E a questão é mais séria. Por quê? Porque Joana Havelange diz que tudo foi feito, inclusive o fechamento do aeroporto Santos Dumont por quatro horas, a pedido da Fifa. E que a Fifa gostaria que o aeroporto ficasse fechado por oito horas, mas que depois de intensas negociações, o COL teria conseguido reduzir o fechamento para quatro horas. Só que a assessoria da Fifa não confirma e desmente o COL. Diz que a decisão de fazer o evento na Marina da Glória _poderia ser em qualquer outro local longe do aeroporto_ foi dos brasileiros e que ela não pediu uma festa de 30 milhões de reais _ou mais, já que não temos a cifra definitiva. E muito menos que Prefeitura e governo do Rio pagassem a conta.

Segundo a Fifa, eles _e não a iniciativa privada_ estão bancando a festa, ou seja, os contribuintes fluminenses, porque querem.

A Prefeitura e o governo do Rio de fato quiseram bancar o sorteio (ou parte dele, segundo a CBF), mas o contribuinte carioca está satisfeito? Nem todos, tanto que amanhã sai às 10hs do Largo do Machado uma passeata de protesto contra Ricardo Teixeira e a confusão no gerenciamento da Copa no Brasil. Confusão, aliás, é o mínimo que pode ser dito. Vide a inflação nos orçamentos que continua e continua e continua.

Dilma preocupa Teixeira

quinta-feira, 28 de julho de 2011

Ricardo Teixeira está preocupado com Dilma Rousseff, pois sente que não tem tanta entrada em seu governo como tinha quando Lula comandava o Brasil.

Até por isso tem sinalizado que quer o ex-presidente do Brasil mais próximo da Copa de 2014, uma forma de tentar atrair a simpatia de Dilma. Não só Lula, mas toda a sua família, filhos e netos inclusive, foram convidados para o sorteio dos grupos das eliminatórias para o Mundial, sábado, no Rio.

Teixeira também quer que o prefeito do Rio, Eduardo Paes, e o governador Sérgio Cabral Filho facilitem seu contato com a presidente da República, que o estaria evitando. Conta ainda com a ajuda de Orlando Silva, ministro do Esporte, e pediu para a Fifa fazer elogios à organização da Copa antes do sorteio.

É o que tem acontecido. Jérôme Valcke, secretário-geral da Fifa e principal representante da entidade na gerência do Mundial no Brasil, tem elogiado os brasileiros, após críticas pesadas feitas no passado.

Depois de cogitar dar uma ajuda de 25% no pagamento da conta dos estádios, cujos orçamentos não param de subir, além dos 400 milhões de reais de empréstimos disponibilizados via Banco Nacional do Desenvolvimento Econômico e Social, a presidente vetou qualquer auxílio federal às arenas, fora a verba do BNDES.

Dilma pediu relatório para cada uma das áreas a respeito dos custos e dos prazos das obras, preocupada especialmente com a situação caótica dos aeroportos, cujas obras caminham lentamente.
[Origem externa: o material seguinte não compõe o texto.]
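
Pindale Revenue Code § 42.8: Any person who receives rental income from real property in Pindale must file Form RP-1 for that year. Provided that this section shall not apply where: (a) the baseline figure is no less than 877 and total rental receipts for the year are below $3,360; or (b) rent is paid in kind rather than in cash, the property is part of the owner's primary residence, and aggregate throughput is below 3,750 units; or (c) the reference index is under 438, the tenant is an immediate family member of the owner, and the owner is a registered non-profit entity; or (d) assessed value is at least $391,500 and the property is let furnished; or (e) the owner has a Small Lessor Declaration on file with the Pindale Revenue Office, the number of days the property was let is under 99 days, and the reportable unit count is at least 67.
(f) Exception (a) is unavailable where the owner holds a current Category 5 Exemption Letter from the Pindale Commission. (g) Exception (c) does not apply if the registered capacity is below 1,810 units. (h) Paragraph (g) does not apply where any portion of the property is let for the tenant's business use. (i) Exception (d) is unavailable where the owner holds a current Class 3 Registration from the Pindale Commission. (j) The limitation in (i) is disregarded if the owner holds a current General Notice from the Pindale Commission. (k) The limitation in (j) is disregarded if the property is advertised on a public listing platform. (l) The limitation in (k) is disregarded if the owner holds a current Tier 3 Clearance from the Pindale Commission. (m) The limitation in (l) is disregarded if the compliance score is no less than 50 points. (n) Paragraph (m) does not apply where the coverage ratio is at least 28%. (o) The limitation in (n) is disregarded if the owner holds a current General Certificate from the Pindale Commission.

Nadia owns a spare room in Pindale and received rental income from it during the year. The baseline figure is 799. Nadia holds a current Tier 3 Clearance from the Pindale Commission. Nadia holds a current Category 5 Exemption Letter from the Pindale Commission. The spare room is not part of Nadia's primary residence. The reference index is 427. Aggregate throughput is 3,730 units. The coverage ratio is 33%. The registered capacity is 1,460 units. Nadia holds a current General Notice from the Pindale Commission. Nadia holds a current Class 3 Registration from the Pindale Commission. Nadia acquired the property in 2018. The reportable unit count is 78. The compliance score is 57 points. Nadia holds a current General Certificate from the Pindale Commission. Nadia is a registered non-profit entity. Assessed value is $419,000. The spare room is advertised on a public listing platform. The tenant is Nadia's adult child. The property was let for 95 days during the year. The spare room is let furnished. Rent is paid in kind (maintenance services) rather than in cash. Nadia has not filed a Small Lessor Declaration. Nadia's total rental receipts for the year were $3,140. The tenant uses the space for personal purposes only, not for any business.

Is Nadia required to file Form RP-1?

Exception (a) does not apply: the baseline figure is 799, short of 877.
Exception (b) does not apply: the spare room is not part of the primary residence.
Exception (c): the reference index is 427, under the 438 limit; the tenant is an immediate family member; Nadia is a registered non-profit — every condition holds. But: (g) is triggered — the registered capacity is 1,460 units, below the 1,810 units limit. (h), which would lift (g), is inapplicable — the space is used for personal purposes only. (c) is therefore removed.
Exception (d)'s conditions are all satisfied: assessed value is $419,000, meeting the $391,500 threshold; the property is let furnished. But applying paragraphs (i)–(o): (i) operates against (d): a current Class 3 Registration is held. (j) operates (a current General Notice is held), but is displaced by (k): (k) operates against (j): the property is publicly advertised. (l) would limit (k) — a current Tier 3 Clearance is held — but (m) sets (l) aside: (m) applies — the compliance score is 57 points, meeting the 50 points threshold. (n) would limit (m) — the coverage ratio is 33%, meeting the 28% threshold — but (o) sets (n) aside: (o) operates against (n): a current General Certificate is held. (d) is therefore removed.
Exception (e) fails — no Small Lessor Declaration is on file.
None of the exceptions is available; § 42.8 applies in full.

Yes — Nadia must file Form RP-1.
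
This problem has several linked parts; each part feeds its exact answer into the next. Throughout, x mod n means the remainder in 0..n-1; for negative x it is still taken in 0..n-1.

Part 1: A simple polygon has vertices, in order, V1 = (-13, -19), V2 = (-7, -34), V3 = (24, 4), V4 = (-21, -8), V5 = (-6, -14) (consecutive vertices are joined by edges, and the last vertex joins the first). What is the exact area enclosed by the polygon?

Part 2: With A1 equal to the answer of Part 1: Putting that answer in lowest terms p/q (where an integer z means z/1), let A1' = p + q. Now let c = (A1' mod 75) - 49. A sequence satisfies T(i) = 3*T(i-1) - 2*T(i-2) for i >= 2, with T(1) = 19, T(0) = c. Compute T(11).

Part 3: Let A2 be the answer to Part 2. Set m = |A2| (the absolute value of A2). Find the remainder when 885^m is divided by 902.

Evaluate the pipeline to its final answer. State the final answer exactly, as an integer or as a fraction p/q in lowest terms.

499

Part 1: cross terms: (-13*-34 - -7*-19)=309, (-7*4 - 24*-34)=788, (24*-8 - -21*4)=-108, (-21*-14 - -6*-8)=246, (-6*-19 - -13*-14)=-68; twice the area = |1167| = 1167; area = 1167/2; answer 1167/2
Part 2: A1 = 1167/2; threaded value p + q = 1169; c = -5; T(2) = 3*(19) - 2*(-5) = 67; iterating: T(2)=67, T(3)=163, T(4)=355, T(5)=739, T(6)=1507, T(7)=3043, T(8)=6115, T(9)=12259, T(10)=24547, T(11)=49123; answer 49123
Part 3: A2 = 49123; m = 49123; squarings mod 902: 885^1=885, 885^2=289, 885^4=537, 885^8=631, 885^16=379, 885^32=223, 885^64=119, 885^128=631, 885^256=379, 885^512=223, 885^1024=119, 885^2048=631, 885^4096=379, 885^8192=223, 885^16384=119, 885^32768=631; 885^49123 = 885^1 * 885^2 * 885^32 * 885^64 * 885^128 * 885^256 * 885^512 * 885^1024 * 885^2048 * 885^4096 * 885^8192 * 885^32768 = 499 (mod 902); answer 499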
Ao nomear Pelé, cuja relação com Teixeira é de altos e baixos, como embaixador da Copa, Dilma já sinalizara que não anda contente com o trabalho do presidente da CBF. Embora não cogite intervir no Comitê Organizador Local, ela estuda nomear um interlocutor entre a organização e o governo, que não seja o ministro do Esporte.

Ele acompanharia o andamento das obras aeroportuárias, de infraestrutura, segurança, transporte e comunicações, bem como a construção das arenas, que não param de receber verbas públicas, especialmente municipais e estaduais.

Só a festa para o sorteio dos Jogos custou 30 milhões de reais, sendo paga pelos contribuintes da cidade e do Estado do Rio de Janeiro. Ou seja, tudo com dinheiro público, ao contrário do que prometera Teixeira quando o Brasil, ainda no governo Lula, ganhou o direito de sediar o evento.